De aanstelling van Dick Schoof als Minister van Justitie en Veiligheid in het Rutte III-kabinet heeft destijds heel wat wenkbrauwen doen fronsen. Schoof, die tegen die tijd de functie van Directeur-Generaal van de Algemene Inlichtingen- en Veiligheidsdienst (AIVD) bekleedde, stond niet bovenaan de lijst van mogelijke kandidaten voor deze hoge positie.

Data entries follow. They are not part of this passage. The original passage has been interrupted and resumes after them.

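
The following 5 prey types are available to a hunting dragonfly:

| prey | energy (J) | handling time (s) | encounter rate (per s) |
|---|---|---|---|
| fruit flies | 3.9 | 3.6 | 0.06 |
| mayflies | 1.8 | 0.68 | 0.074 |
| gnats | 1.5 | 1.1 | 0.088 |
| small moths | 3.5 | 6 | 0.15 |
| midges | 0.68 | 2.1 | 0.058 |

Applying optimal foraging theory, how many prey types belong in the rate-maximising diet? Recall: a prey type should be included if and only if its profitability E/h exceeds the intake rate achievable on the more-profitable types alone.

Rank by E/h (J/s): mayflies 2.65, gnats 1.36, fruit flies 1.08, small moths 0.583, midges 0.324. Include each in turn until the next type's E/h falls below the running intake rate.
Rate on top 1: 0.1268. gnats: 1.36 > 0.1268 → include.
Rate on top 2: 0.2312. fruit flies: 1.08 > 0.2312 → include.
Rate on top 3: 0.3662. small moths: 0.583 > 0.3662 → include.
Rate on top 4: 0.4526. midges: 0.324 < 0.4526 → exclude; stop.
Optimal diet: mayflies, gnats, fruit flies, small moths — 4 of 5 types.

4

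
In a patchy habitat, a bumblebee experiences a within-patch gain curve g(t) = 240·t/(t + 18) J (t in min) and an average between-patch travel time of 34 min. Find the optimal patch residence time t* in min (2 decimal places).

By the marginal value theorem, leave when the instantaneous gain rate g'(t) equals the habitat-wide average g(t)/(T + t).
g'(t) = 240·18/(t + 18)². Setting 240·18/(t+18)² = 240t/[(t+18)(34+t)] gives 18(34+t) = t(t+18), so t² = 18×34 = 612.
t* = √612 = 24.74 min.

24.74 min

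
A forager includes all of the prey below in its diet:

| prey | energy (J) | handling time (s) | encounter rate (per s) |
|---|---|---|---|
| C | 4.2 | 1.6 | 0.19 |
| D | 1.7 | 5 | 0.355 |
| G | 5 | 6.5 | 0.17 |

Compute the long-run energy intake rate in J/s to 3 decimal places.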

Volgens ingewijden stond Ferd Grapperhaus op de eerste plaats. Grapperhaus was een logische keuze, gezien zijn omvangrijke juridische achtergrond en zijn ervaring in het openbaar bestuur. Toen hij de functie uiteindelijk accepteerde, leek een periode van stabiliteit aangebroken te zijn. De tweede keuze, Pieter Omtzigt, een prominent Tweede Kamerlid en bekend om zijn scherpe analyses en kritische vragen, bedankte echter voor de eer. Hoewel zijn afwijzing later verklaard zou kunnen worden door zijn voorkeur voor zijn eigen werk in de Kamer, zorgde dat voor een wijziging in de plannen.
Ank Bijleveld, de derde keuze, was destijds al Minister van Defensie. Haar afwijzing hing waarschijnlijk samen met haar reeds bestaande verantwoordelijkheden en de complexiteit van haar huidige werk. Klaas Dijkhoff was de vierde op de lijst, maar was helaas op dat moment niet beschikbaar, vermoedelijk vanwege andere verplichtingen binnen zijn partij en politieke carrière.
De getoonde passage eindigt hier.